2. Systemic Hormone Therapy vs. Low-Dose Therapy
Now that we’ve covered the two types of hormone therapy (estrogen-only and estrogen and progestin), it’s also broken down into systemic hormone therapy and low-dose therapy. Systemic can come in the form of the pill, skin patch, gel, cream, or spray. This therapy is most effective for hot flashes and night sweats. “Estrogen can also ease vaginal symptoms of menopause, such as dryness, itching, burning and discomfort with intercourse,” says the Mayo Clinic.
On the other hand, low dose hormone therapies typically come in the form of cream, tablet, or ring and are most effective for treating vaginal and some urinary symptoms. They do so in a much lower dosage that is considered to be safer for certain women. “Low dose hormone therapy, used judiciously, still remains the most effective way to treat the troubling symptoms of menopause for those who need it and who can use it safely,” writes the Huffington Post.

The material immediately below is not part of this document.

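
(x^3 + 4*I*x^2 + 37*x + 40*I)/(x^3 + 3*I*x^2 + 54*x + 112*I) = (x^2 - 4*I*x + 5)/(x^2 - 5*I*x + 14)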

3. It Comes in Many Different Forms
The last break down of hormone replacement therapy that we need to discuss are the many different forms. As we previously mentioned, hormone therapy is accessible through pill, cream, gel, skin patch, spray, rings, and suppositories. Each form of treatment has it’s own advantages and disadvantages, as well as benefits and risks. To learn about this in more detail, check out our article Pros and Cons of Each Type of Hormone Replacement Therapy, but we’ll give a brief overview here.
Estrogen treatment in the form of pills is the most common hormone replacement therapy, according to WebMD. They are often taken once a day with food, but they can come with a more complicated schedule. This form of HRT has been the most widely studied, so there’s a lot of information on it! Estrogen pills are best known for reducing or resolving the symptoms of menopause, primarily hot flashes. They can also lower the risk of osteoporosis. The biggest downside is that they can cause an increased risk of blood clots, strokes, and when combined with progestin can raise the risk of heart attacks (mainly for women who have a history of cardiovascular events). Also, because they are synthesized through the liver, they are not recommended for people with stomach problems or a history of liver damage.
The next form of treatment are skin patches which often come in the form of low-dosage of estrogen and are really usually only prescribed to treat the risk of osteoporosis and not menopause symptoms. The estrogen is absorbed directly into the blood, unlike the pill which is through the liver. Since they are worn on the skin, the biggest downfall is that the patient has to be wary about sun and heat exposure.
Next up, topical creams, gels and sprays are also applied directly to the skin and absorbed directly into the blood. The specifics of how they are applied vary dependong on the product, but for the most part are applied to the arms or legs. The pros for this form are the same as the patch, but the con is that there hasn’t been as much research and because it’s applied topically, there’s a risk it can be rubbed off before it’s absorbed or that it can be transferred to other people, if not careful.
Lastly, suppositories, rings and creams are the most common for treating vaginal specific symptoms like dryness, itchiness, burning, or pain during intercourse. These forms of hormone treatment are applied directly to the vaginal area making them extremely targeted. Similar to the other forms, they are a low dosage so they don’t pose much risk for blood clots, cancer, or cardiovascular events, but as a downfall, they can’t treat hot flashes.